Beberapa mahasiswa pasti ngeri kalo udah bawa-bawa perkara dosen killer. Yang pinter bisa panik dan kehilangan kepercayaan diri, yang nggak pinter-pinter amat atau biasa-biasa aja nundukkin kepala mohon perlindungan dari Yang Maha Kuasa. Mahasiswa yang nggak waras alias penantang maut pun bisa aja dibikin waras dan sekaligus was-was karena perkaranya bisa panjang sampe menghias SIAK.
Tapi apa semua dosen killer itu sama? Harusnya ada di setiap fakultas dan setiap jurusan, tapi dosen juga manusia dan nggak mungkin killer-nya identik satu sama lain, kecuali mereka kembar maka habislah riwayat mahasiswa ketika ada dosen killer yang punya kembaran terus mereka ngajar berasa konser, pake acara featuring.
Nah, mari kita tengok beberapa dosen UI yang dianggap killer oleh mahasiswanya.
Mba Mamik
BMKG (Badan Mahasiswa KuranG kerjaan), ketika pertama kali mewawancara mahasiswa FISIP, nama yang keluar adalah Mbak Mamik atau Dra.
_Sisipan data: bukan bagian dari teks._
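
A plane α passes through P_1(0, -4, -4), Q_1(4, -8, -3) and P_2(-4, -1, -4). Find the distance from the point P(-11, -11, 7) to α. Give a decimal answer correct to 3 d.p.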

Mamik Sri Supatmi, M.Si. Beliau adalah dosen pengajar jurusan Kriminologi FISIP UI, yang diakui oleh beberapa mahasiswa FISIP (bahkan yang bukan jurusan Kriminologi sekali pun) sebagai salah satu sosok dosen yang killer.
Killer-nya gimana? Ngerinya tuh segini: Kamu bukan mahasiswa jurusan Kriminolog, perjuangan yang kamu rasakan berbeda. Namun ketika ngedenger curhatan anak Kriminologi, kamu merasa kuliah kamu enteng dan turut merasakan kengerian dan lelahnya anak kriminologi. Ikutan merindinglah, intinya.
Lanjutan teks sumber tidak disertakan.